I have multiple regression models which failed Breusch-Pagan tests, and so I've recalculated the variance using a heteroscedasticity-corrected covariance matrix, like this: coeftest(lm.model,vcov=hccm(lm.model))
. coeftest()
is from the lmtest
package, while hccm()
is from the car
package.
I'd like to provide F-scores and standardized betas, but am not sure how to do this, because the output looks like this...
t test of coefficients:
Estimate Std. Error t value Pr(>|t|)
(Intercept) 0.000261 0.038824 0.01 0.995
age 0.004410 0.041614 0.11 0.916
exercise -0.044727 0.023621 -1.89 0.059 .
tR -0.038375 0.037531 -1.02 0.307
allele1_num 0.013671 0.038017 0.36 0.719
tR:allele1_num -0.010077 0.038926 -0.26 0.796
---
Signif. codes: 0 ‘***’ 0.001 ‘**’ 0.01 ‘*’ 0.05 ‘.’ 0.1 ‘ ’ 1
Any advice on how to report these so they are as consistent as possible with the standard summary()
and Anova()
output from R and car
, and the function std_beta()
from the sjmisc
package?
In case anyone else has this question, here was my solution.
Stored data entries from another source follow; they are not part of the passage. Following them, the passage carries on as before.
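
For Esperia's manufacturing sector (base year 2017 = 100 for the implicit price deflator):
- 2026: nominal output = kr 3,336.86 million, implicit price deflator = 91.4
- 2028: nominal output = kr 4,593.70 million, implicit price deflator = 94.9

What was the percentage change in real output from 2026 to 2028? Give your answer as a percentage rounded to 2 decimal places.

32.59%

Real output 2026 = 3336.86 / 0.914 = 3650.83.
Real output 2028 = 4593.70 / 0.949 = 4840.57.
Real growth = 4840.57 / 3650.83 − 1 = 0.3259.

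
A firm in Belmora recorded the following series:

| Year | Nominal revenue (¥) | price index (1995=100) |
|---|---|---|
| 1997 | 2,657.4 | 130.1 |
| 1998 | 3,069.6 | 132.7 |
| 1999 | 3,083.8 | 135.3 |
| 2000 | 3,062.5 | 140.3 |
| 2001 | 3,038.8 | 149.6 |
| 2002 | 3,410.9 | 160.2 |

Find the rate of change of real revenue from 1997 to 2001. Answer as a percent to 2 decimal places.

Real revenue 1997 = 2657.4/1.301 = 2042.58.
Real revenue 2001 = 3038.8/1.496 = 2031.28.
Change = 2031.28/2042.58 − 1 = -0.0055.

-0.55%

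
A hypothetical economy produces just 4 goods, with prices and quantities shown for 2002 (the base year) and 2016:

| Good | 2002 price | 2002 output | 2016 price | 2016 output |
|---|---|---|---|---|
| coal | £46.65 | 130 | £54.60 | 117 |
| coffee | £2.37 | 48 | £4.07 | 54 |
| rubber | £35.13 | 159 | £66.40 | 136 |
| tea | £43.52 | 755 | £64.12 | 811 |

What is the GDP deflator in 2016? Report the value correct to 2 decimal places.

Nominal GDP 2016 = 54.60·117 + 4.07·54 + 66.40·136 + 64.12·811 = 67639.70.
Real GDP 2016 (at 2002 prices) = 46.65·117 + 2.37·54 + 35.13·136 + 43.52·811 = 45658.43.
Deflator = Nominal/Real × 100 = 67639.70/45658.43 × 100 = 148.143.

148.14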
It is not particularly elegant, but it works.
I simply used the function for std_beta as a template, and then changed the input for the standard error to that derived from the std_beta()
function.
# This is taken from std_beta function from sj_misc package.
# =====================================
b <-coef(lm.model) # Same Estimate
b <-b[-1] # Same intercept
fit.data <- as.data.frame(stats::model.matrix(lm.model)) # Same model.
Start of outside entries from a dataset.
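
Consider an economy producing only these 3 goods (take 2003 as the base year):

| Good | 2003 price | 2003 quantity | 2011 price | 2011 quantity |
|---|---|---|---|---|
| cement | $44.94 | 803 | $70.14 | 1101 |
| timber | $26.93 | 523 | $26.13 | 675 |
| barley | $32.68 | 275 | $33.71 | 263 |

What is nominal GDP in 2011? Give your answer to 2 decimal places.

Nominal GDP 2011 = Σ (p_2011 × q_2011) = 70.14·1101 + 26.13·675 + 33.71·263 = 103727.62.

$103727.62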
fit.data <- fit.data[, -1] # Keep intercept
fit.data <- as.data.frame(sapply(fit.data, function(x) if (is.factor(x))
to_value(x, keep.labels = F)
else x))
sx <- sapply(fit.data, sd, na.rm = T)
sy <- sapply(as.data.frame(lm.model$model)[1], sd, na.rm = T)
beta <- b * sx/sy
se <-coeftest(lm.model,vcov=hccm(lm.model))[,2] # ** USE HCCM covariance for SE **
se <- se[-1]
beta.se <- se * sx/sy
data.frame(beta = beta, ci.low = (beta - beta.se *
1.96), ci.hi = (beta + beta.se * 1.96))
For the F-scores, I just squared the t-values. I hope this saves someone some time.